Persian religion was originally polytheistic and tied to nature, with Ahuramazda (ah-HOOR-uh-MAZ-duh) as the chief god. Around 600 B.C.E. the ideas of Zoroaster (zoh-roh-ASS-tuhr), a thinker and preacher whose dates are uncertain, began to gain prominence. Zoroaster is regarded as the author of key religious texts, which were later gathered together in a collection of sacred texts called the Avesta. He introduced new spiritual concepts, stressing devotion to Ahuramazda alone and emphasizing the individual’s responsibility to choose between the forces of creation, truth, and order and those of nothingness, chaos, falsehood, and disorder.

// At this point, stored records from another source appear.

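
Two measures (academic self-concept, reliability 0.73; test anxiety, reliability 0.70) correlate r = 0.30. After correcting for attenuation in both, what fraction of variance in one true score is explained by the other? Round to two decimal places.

Disattenuated r = 0.30 / √(0.73 × 0.70) = 0.30 / 0.7148 = 0.4197.
Shared true-score variance = 0.4197² = 0.1761 ≈ 0.18.

0.18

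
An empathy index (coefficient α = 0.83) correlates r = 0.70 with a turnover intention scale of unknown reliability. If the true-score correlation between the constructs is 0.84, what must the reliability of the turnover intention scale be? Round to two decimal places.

r_true = r_obs / √(r_xx · r_yy) ⇒ 0.84 = 0.70 / √(0.83 · r_yy).
√(0.83 · r_yy) = 0.70 / 0.84 = 0.8333; 0.83 · r_yy = 0.6944; r_yy = 0.6944 / 0.83 ≈ 0.84.

0.84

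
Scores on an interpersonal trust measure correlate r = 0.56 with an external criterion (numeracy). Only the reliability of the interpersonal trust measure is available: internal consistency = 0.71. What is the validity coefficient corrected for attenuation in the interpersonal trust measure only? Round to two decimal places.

Single correction: r_c = r_obs / √r_xx = 0.56 / √0.71 = 0.56 / 0.8426 ≈ 0.66.

0.66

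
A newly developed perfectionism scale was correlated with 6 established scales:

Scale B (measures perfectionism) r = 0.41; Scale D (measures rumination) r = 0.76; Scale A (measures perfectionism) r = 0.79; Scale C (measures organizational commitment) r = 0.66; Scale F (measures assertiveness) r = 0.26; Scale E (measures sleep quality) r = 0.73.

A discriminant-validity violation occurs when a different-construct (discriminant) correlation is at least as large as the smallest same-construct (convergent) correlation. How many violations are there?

3

Convergent (same construct = perfectionism): Scale B, Scale A.
Smallest convergent = 0.41. Discriminant values: 0.76, 0.66, 0.26, 0.73; count ≥ 0.41 → 3.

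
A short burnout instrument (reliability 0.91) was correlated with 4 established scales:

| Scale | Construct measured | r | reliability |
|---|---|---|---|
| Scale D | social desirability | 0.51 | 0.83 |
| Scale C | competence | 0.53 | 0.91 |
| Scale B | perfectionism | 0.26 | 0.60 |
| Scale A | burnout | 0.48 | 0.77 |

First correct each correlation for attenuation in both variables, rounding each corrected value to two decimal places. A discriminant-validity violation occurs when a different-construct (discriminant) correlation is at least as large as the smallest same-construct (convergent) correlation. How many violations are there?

Disattenuated r (r / √(r_scale · r_new)):
  Scale D (disc): 0.51 / √(0.83·0.91) = 0.59
  Scale C (disc): 0.53 / √(0.91·0.91) = 0.58
  Scale B (disc): 0.26 / √(0.60·0.91) = 0.35
  Scale A (conv): 0.48 / √(0.77·0.91) = 0.57
Smallest convergent = 0.57. Discriminant values: 0.59, 0.58, 0.35; count ≥ 0.57 → 2.

2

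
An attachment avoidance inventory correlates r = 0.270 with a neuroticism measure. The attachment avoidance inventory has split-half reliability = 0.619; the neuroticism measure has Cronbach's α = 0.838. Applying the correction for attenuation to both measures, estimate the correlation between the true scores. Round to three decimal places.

r_true = r_obs / √(r_xx · r_yy) = 0.270 / √(0.619 × 0.838) = 0.270 / √0.518722 = 0.270 / 0.7202 ≈ 0.375.

0.375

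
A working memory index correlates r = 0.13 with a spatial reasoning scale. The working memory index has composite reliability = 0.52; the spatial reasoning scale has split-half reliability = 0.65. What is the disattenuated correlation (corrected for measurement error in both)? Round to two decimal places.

0.22

r_true = r_obs / √(r_xx · r_yy) = 0.13 / √(0.52 × 0.65) = 0.13 / √0.3380 = 0.13 / 0.5814 ≈ 0.22.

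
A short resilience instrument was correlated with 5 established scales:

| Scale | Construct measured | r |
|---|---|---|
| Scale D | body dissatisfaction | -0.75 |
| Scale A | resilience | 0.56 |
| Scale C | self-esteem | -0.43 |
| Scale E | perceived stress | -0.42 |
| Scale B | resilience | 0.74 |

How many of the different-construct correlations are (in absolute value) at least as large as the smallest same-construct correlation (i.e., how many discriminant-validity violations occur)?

1

Convergent (same construct = resilience): Scale A, Scale B.
Smallest convergent = 0.56. Discriminant |r|: 0.75, 0.43, 0.42; count ≥ 0.56 → 1.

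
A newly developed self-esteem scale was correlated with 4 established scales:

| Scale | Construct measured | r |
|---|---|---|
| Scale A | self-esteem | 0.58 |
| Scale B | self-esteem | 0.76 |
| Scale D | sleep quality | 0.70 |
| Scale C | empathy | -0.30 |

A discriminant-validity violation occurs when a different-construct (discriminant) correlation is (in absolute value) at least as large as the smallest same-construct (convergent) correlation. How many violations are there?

Convergent (same construct = self-esteem): Scale A, Scale B.
Smallest convergent = 0.58. Discriminant |r|: 0.70, 0.30; count ≥ 0.58 → 1.

1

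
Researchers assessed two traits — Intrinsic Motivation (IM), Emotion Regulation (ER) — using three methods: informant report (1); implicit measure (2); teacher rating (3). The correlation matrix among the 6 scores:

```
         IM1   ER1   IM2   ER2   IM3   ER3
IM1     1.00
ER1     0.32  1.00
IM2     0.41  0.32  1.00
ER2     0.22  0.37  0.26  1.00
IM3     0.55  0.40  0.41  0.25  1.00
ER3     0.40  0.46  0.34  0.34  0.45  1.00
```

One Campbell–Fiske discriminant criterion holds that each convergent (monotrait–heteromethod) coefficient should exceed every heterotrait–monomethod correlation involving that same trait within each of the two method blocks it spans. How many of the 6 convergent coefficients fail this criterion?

2

Checking each validity diagonal entry against its comparison values:
IM (methods 1·2): 0.41 vs {0.32, 0.26} → pass.
IM (methods 1·3): 0.55 vs {0.32, 0.45} → pass.
IM (methods 2·3): 0.41 vs {0.26, 0.45} → fail.
ER (methods 1·2): 0.37 vs {0.32, 0.26} → pass.
ER (methods 1·3): 0.46 vs {0.32, 0.45} → pass.
ER (methods 2·3): 0.34 vs {0.26, 0.45} → fail.
2 of 6 fail.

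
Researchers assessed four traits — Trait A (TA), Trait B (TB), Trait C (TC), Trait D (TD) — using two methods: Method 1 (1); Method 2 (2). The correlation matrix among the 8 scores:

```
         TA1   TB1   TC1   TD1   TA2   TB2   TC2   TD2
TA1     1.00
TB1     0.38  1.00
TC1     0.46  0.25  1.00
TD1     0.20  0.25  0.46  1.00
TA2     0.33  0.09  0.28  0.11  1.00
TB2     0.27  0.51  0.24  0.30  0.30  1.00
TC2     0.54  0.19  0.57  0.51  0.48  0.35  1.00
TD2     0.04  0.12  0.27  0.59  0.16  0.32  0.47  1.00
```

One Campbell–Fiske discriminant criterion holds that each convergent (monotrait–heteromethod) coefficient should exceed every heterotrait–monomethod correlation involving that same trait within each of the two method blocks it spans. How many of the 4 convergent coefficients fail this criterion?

1

Convergent coefficients and their comparison sets:
TA (methods 1·2): 0.33 vs {0.38, 0.30, 0.46, 0.48, 0.20, 0.16} → fail.
TB (methods 1·2): 0.51 vs {0.38, 0.30, 0.25, 0.35, 0.25, 0.32} → pass.
TC (methods 1·2): 0.57 vs {0.46, 0.48, 0.25, 0.35, 0.46, 0.47} → pass.
TD (methods 1·2): 0.59 vs {0.20, 0.16, 0.25, 0.32, 0.46, 0.47} → pass.
1 of 4 fail.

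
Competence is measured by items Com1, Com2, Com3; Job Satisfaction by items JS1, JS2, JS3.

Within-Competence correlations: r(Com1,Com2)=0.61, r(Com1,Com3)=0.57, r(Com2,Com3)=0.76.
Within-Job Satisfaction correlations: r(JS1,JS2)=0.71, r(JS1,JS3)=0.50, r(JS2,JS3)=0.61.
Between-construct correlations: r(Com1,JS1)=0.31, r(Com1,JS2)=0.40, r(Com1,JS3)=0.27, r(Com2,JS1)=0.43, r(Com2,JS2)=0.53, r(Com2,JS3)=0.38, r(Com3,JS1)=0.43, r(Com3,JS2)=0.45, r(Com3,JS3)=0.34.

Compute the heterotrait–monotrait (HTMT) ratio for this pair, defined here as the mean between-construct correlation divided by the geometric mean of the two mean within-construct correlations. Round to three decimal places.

0.628

Mean between = 3.54/9 = 0.3933.
Mean within-Com = 1.94/3 = 0.6467; mean within-JS = 1.82/3 = 0.6067.
Geometric mean = √(0.6467 × 0.6067) = 0.6264.
HTMT = 0.3933 / 0.6264 = 0.628.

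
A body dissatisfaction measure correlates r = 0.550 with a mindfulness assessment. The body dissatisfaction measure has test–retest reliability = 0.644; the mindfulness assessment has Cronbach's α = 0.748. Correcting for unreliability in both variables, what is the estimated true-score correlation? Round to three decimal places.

r_true = r_obs / √(r_xx · r_yy) = 0.550 / √(0.644 × 0.748) = 0.550 / √0.481712 = 0.550 / 0.6941 ≈ 0.792.

0.792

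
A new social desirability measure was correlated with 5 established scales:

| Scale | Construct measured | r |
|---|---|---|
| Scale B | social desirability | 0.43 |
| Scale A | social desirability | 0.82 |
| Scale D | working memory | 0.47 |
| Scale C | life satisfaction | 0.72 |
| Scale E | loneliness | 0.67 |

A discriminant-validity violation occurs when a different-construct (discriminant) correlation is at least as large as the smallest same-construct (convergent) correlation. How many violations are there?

3

Convergent (same construct = social desirability): Scale B, Scale A.
Smallest convergent = 0.43. Discriminant values: 0.47, 0.72, 0.67; count ≥ 0.43 → 3.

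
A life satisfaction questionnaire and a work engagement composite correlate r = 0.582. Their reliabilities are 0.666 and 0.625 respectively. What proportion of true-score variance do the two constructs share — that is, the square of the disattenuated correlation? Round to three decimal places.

0.814

Disattenuated r = 0.582 / √(0.666 × 0.625) = 0.582 / 0.6452 = 0.9020.
Shared true-score variance = 0.9020² = 0.8136 ≈ 0.814.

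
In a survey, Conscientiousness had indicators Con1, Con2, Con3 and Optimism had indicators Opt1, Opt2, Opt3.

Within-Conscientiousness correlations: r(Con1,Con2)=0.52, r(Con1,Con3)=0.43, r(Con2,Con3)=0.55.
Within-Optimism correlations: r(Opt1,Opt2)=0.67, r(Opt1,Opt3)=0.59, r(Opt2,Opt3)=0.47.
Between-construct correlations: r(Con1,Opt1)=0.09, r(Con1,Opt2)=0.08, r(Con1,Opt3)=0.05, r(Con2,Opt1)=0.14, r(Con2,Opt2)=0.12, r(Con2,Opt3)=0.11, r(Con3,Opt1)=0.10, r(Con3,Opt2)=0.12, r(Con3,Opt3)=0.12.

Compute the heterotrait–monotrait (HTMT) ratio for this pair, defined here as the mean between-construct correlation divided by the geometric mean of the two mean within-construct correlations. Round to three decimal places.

Mean between = 0.93/9 = 0.1033.
Mean within-Con = 1.50/3 = 0.5000; mean within-Opt = 1.73/3 = 0.5767.
Geometric mean = √(0.5000 × 0.5767) = 0.5370.
HTMT = 0.1033 / 0.5370 = 0.192.

0.192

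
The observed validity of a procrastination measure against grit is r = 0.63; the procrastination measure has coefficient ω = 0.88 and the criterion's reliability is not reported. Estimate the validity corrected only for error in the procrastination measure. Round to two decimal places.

Single correction: r_c = r_obs / √r_xx = 0.63 / √0.88 = 0.63 / 0.9381 ≈ 0.67.

0.67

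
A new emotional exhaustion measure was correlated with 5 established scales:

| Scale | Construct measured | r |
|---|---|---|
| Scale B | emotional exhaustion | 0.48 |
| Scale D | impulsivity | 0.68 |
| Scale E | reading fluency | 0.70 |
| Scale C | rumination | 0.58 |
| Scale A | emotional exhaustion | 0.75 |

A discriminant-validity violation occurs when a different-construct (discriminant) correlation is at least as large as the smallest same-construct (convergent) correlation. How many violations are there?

Convergent (same construct = emotional exhaustion): Scale B, Scale A.
Smallest convergent = 0.48. Discriminant values: 0.68, 0.70, 0.58; count ≥ 0.48 → 3.

3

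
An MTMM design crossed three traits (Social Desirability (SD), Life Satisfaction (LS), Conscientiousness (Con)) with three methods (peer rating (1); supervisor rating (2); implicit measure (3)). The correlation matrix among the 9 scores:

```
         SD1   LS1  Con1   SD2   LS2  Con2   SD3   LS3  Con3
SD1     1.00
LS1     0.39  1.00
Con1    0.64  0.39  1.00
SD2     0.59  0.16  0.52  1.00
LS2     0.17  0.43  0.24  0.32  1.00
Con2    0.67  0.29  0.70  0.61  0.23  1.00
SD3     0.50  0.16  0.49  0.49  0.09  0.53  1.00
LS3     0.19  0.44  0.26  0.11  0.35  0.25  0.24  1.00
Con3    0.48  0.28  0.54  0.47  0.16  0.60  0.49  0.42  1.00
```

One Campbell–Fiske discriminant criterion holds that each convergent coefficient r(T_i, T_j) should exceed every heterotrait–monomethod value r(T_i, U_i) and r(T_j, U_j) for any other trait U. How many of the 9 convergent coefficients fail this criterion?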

Zoroaster taught that people possessed free will and that they must rely on their own consciences to guide them through an active life in which they focused on “good thoughts, good words, and good deeds.” Their decisions were crucial, he warned, for there would come a time of reckoning. At the end of time, the forces of order would win, and the victorious Ahuramazda, like the Egyptian god Osiris, would preside over a last judgment to determine each person’s eternal fate.

Scholars — and contemporary Zoroastrians — debate whether Zoroaster saw the forces of disorder as a malevolent deity named Angra Mainyu who was co-eternal with and independent from Ahuramazda, or whether he was simply using this term to mean “evil thoughts” or “a destructive spirit.” Later forms of Zoroastrianism followed each of these lines of understanding. Most Zoroastrians believed that Ahuramazda and Angra Mainyu were locked together in a cosmic battle for the human race, a religious conceptualization that scholars call dualism. Some, however, had a more monotheistic interpretation and saw Ahuramazda as the only uncreated god.

Whenever he actually lived, Zoroaster’s writings were communicated by teachers, and King Darius began to use Zoroastrian language and images. Under the protection of the Persian kings, Zoroastrian ideas spread throughout Iran and the rest of the Persian Empire, and then into central China. Zoroastrianism became the official religion of the later Persian Empire ruled by the Sassanid dynasty, and much later Zoroastrians migrated to western India, where they became known as Parsis and still live today. Zoroastrianism survived the fall of the Persian Empire to influence Christianity, Islam, and Buddhism, largely because of its belief in a just life on earth and a happy afterlife. Good behavior in the world, even though unrecognized at the time, would receive ample reward in the hereafter. Evil, no matter how powerful a person had been in life, would be punished after death. In some form or another, Zoroastrian concepts still pervade many modern religions and Zoroastrianism still exists as a religion.